数学者の生活

研究ありき

生活の中心は数学の研究になります。

研究の内容は主に未解決の問題を解析し、論文にまとめること。

難問の場合、長期間を要することもあります。

論文は学会で発表し、多くの専門家に査読され、その正当性が議論されます。

これにも長い時間がかかる場合があります。

時には睡眠を削ってスパートをかけることも。

解析に没頭して寝るのも忘れてしまう、というのが正しいかもしれません。

また、同様にこれまでになかった数学の問題を発見することも研究に含まれます。これは問題を解くのと同等に骨を折る営みです。

教育活動がメインになることも

研究にどれだけの時間を割けるかはそれぞれの勤務場所によって異なります。

勤務内容が研究のみ、という立場の人は数学専門の研究所に在籍しているほんの一握りの数学者だけです。

多くの数学者は大学を始め、短大、高専、専門学校や高校、中学校などの教育機関で教員として在籍しています。

したがって、学生や生徒への指導に関わる時間もあります。数学者の中にはこちらが主要業務になっている人も多いのが現状です。

出向も多い

勤務先以外でも講義や講演などの依頼を受けて、出向することもあります。

数学の専門家としてあらゆる層を相手に教育活動を行うことに生活の多くの時間を使っています。

また年間、様々な数学関連の学会に出席し、海外出張の機会も珍しくありません。

進化し続ける研究の世界において、最新の研究結果を常におさえておくことは必須なのです。

厳密には休暇がない?

勤務外であっても研究活動に励むことが多いため、明確に休日を設定しないことも多いのが研究職全般にいえる特徴でしょう。
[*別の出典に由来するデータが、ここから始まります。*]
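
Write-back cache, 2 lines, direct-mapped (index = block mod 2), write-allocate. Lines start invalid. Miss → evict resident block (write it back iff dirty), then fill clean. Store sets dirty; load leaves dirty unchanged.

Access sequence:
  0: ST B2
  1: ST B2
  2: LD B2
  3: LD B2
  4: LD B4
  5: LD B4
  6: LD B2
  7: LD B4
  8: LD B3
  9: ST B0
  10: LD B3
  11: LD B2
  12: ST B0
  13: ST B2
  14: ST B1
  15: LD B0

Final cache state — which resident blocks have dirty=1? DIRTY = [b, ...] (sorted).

  0 | W B2 → L0 miss [D]
  1 | W B2 → L0 hit [D]
  2 | R B2 → L0 hit [D]
  3 | R B2 → L0 hit [D]
  4 | R B4 → L0 miss wb→B2 [-]
  5 | R B4 → L0 hit [-]
  6 | R B2 → L0 miss [-]
  7 | R B4 → L0 miss [-]
  8 | R B3 → L1 miss [-]
  9 | W B0 → L0 miss [D]
  10 | R B3 → L1 hit [-]
  11 | R B2 → L0 miss wb→B0 [-]
  12 | W B0 → L0 miss [D]
  13 | W B2 → L0 miss wb→B0 [D]
  14 | W B1 → L1 miss [D]
  15 | R B0 → L0 miss wb→B2 [-]

DIRTY = [1]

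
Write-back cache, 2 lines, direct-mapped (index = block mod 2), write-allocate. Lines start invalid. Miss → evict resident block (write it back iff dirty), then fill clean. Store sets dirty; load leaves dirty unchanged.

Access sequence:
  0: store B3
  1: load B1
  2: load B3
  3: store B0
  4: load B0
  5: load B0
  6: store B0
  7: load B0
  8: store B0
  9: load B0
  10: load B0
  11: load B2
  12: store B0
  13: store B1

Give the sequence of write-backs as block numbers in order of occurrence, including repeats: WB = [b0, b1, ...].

WB = [3, 0]

0: W B3 -> L1 miss  d=D]
1: R B1 -> L1 miss wb->B3  d=-]
2: R B3 -> L1 miss  d=-]
3: W B0 -> L0 miss  d=D]
4: R B0 -> L0 hit  d=D]
5: R B0 -> L0 hit  d=D]
6: W B0 -> L0 hit  d=D]
7: R B0 -> L0 hit  d=D]
8: W B0 -> L0 hit  d=D]
9: R B0 -> L0 hit  d=D]
10: R B0 -> L0 hit  d=D]
11: R B2 -> L0 miss wb->B0  d=-]
12: W B0 -> L0 miss  d=D]
13: W B1 -> L1 miss  d=D]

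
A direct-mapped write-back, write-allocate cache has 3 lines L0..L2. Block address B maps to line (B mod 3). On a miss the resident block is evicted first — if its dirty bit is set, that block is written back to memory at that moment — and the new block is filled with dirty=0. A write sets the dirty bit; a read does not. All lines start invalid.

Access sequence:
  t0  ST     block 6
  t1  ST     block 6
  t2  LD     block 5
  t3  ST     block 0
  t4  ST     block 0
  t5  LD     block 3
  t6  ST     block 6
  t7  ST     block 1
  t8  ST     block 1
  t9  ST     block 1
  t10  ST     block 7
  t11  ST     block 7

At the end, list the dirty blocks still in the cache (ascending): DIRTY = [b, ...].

  0 | W B6 → L0 miss [D]
  1 | W B6 → L0 hit [D]
  2 | R B5 → L2 miss [-]
  3 | W B0 → L0 miss wb→B6 [D]
  4 | W B0 → L0 hit [D]
  5 | R B3 → L0 miss wb→B0 [-]
  6 | W B6 → L0 miss [D]
  7 | W B1 → L1 miss [D]
  8 | W B1 → L1 hit [D]
  9 | W B1 → L1 hit [D]
  10 | W B7 → L1 miss wb→B1 [D]
  11 | W B7 → L1 hit [D]

DIRTY = [6, 7]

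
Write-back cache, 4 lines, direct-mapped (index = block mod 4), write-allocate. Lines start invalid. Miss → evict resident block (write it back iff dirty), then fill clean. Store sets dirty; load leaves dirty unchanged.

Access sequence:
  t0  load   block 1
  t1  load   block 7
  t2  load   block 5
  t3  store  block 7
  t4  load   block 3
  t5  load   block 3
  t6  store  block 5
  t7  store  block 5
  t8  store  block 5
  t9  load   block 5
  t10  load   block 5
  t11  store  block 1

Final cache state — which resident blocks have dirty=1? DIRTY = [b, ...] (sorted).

0: R B1 → L1 miss [-]
1: R B7 → L3 miss [-]
2: R B5 → L1 miss [-]
3: W B7 → L3 hit [D]
4: R B3 → L3 miss wb→B7 [-]
5: R B3 → L3 hit [-]
6: W B5 → L1 hit [D]
7: W B5 → L1 hit [D]
8: W B5 → L1 hit [D]
9: R B5 → L1 hit [D]
10: R B5 → L1 hit [D]
11: W B1 → L1 miss wb→B5 [D]

DIRTY = [1]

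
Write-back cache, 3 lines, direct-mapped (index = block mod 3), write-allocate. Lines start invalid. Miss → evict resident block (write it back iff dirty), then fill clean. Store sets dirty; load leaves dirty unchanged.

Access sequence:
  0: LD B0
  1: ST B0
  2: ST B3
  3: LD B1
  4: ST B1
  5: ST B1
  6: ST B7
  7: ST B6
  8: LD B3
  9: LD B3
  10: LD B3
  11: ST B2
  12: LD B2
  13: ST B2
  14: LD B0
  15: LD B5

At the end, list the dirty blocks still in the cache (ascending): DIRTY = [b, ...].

  0 | R B0 → L0 miss [-]
  1 | W B0 → L0 hit [D]
  2 | W B3 → L0 miss wb→B0 [D]
  3 | R B1 → L1 miss [-]
  4 | W B1 → L1 hit [D]
  5 | W B1 → L1 hit [D]
  6 | W B7 → L1 miss wb→B1 [D]
  7 | W B6 → L0 miss wb→B3 [D]
  8 | R B3 → L0 miss wb→B6 [-]
  9 | R B3 → L0 hit [-]
  10 | R B3 → L0 hit [-]
  11 | W B2 → L2 miss [D]
  12 | R B2 → L2 hit [D]
  13 | W B2 → L2 hit [D]
  14 | R B0 → L0 miss [-]
  15 | R B5 → L2 miss wb→B2 [-]

DIRTY = [7]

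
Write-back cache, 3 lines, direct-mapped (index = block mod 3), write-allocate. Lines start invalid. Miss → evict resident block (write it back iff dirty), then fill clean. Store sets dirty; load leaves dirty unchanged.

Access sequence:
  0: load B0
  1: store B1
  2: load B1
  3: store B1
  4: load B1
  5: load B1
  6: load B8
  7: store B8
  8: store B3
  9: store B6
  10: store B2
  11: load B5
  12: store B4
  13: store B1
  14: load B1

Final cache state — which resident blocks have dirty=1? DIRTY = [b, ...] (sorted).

DIRTY = [1, 6]

0: R B0 -> L0 miss  d=-]
1: W B1 -> L1 miss  d=D]
2: R B1 -> L1 hit  d=D]
3: W B1 -> L1 hit  d=D]
4: R B1 -> L1 hit  d=D]
5: R B1 -> L1 hit  d=D]
6: R B8 -> L2 miss  d=-]
7: W B8 -> L2 hit  d=D]
8: W B3 -> L0 miss  d=D]
9: W B6 -> L0 miss wb->B3  d=D]
10: W B2 -> L2 miss wb->B8  d=D]
11: R B5 -> L2 miss wb->B2  d=-]
12: W B4 -> L1 miss wb->B1  d=D]
13: W B1 -> L1 miss wb->B4  d=D]
14: R B1 -> L1 hit  d=D]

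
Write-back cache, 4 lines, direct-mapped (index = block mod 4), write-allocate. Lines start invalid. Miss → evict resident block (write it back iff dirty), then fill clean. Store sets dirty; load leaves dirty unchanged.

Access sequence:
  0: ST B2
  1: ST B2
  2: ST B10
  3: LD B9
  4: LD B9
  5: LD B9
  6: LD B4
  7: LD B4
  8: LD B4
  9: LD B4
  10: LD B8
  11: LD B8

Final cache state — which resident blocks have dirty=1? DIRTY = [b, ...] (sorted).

DIRTY = [10]

0: W B2 -> L2 miss  d=D]
1: W B2 -> L2 hit  d=D]
2: W B10 -> L2 miss wb->B2  d=D]
3: R B9 -> L1 miss  d=-]
4: R B9 -> L1 hit  d=-]
5: R B9 -> L1 hit  d=-]
6: R B4 -> L0 miss  d=-]
7: R B4 -> L0 hit  d=-]
8: R B4 -> L0 hit  d=-]
9: R B4 -> L0 hit  d=-]
10: R B8 -> L0 miss  d=-]
11: R B8 -> L0 hit  d=-]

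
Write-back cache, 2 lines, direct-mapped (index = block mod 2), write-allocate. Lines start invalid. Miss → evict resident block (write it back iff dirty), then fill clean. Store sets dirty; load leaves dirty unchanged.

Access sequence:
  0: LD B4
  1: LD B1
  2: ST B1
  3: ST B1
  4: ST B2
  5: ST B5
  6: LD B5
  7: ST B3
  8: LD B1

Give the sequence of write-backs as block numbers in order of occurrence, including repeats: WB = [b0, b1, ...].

WB = [1, 5, 3]

0: R B4 -> L0 miss  d=-]
1: R B1 -> L1 miss  d=-]
2: W B1 -> L1 hit  d=D]
3: W B1 -> L1 hit  d=D]
4: W B2 -> L0 miss  d=D]
5: W B5 -> L1 miss wb->B1  d=D]
6: R B5 -> L1 hit  d=D]
7: W B3 -> L1 miss wb->B5  d=D]
8: R B1 -> L1 miss wb->B3  d=-]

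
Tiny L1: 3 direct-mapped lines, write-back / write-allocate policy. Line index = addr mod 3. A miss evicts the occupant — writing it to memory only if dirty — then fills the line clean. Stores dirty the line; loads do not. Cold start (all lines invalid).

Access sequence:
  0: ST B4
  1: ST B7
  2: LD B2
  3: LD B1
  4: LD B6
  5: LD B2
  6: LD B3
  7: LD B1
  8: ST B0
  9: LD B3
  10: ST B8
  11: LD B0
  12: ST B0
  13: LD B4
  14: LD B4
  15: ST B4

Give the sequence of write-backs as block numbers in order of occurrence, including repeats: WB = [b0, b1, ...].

WB = [4, 7, 0]

  0 | W B4 → L1 miss [D]
  1 | W B7 → L1 miss wb→B4 [D]
  2 | R B2 → L2 miss [-]
  3 | R B1 → L1 miss wb→B7 [-]
  4 | R B6 → L0 miss [-]
  5 | R B2 → L2 hit [-]
  6 | R B3 → L0 miss [-]
  7 | R B1 → L1 hit [-]
  8 | W B0 → L0 miss [D]
  9 | R B3 → L0 miss wb→B0 [-]
  10 | W B8 → L2 miss [D]
  11 | R B0 → L0 miss [-]
  12 | W B0 → L0 hit [D]
  13 | R B4 → L1 miss [-]
  14 | R B4 → L1 hit [-]
  15 | W B4 → L1 hit [D]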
数学の美しさに魅せられ、問題に向き合うことが何よりの楽しみであると豪語する数学者も多く、ある意味では研究と趣味との線引きが曖昧な場合もあります。

また、数学とは全く関連のない職業に就いている場合、研究は余暇で行うことになります。

ハードであるように見えますが、このような状況を苦に感じない人こそ、数学者であり続けることができるといえるでしょう。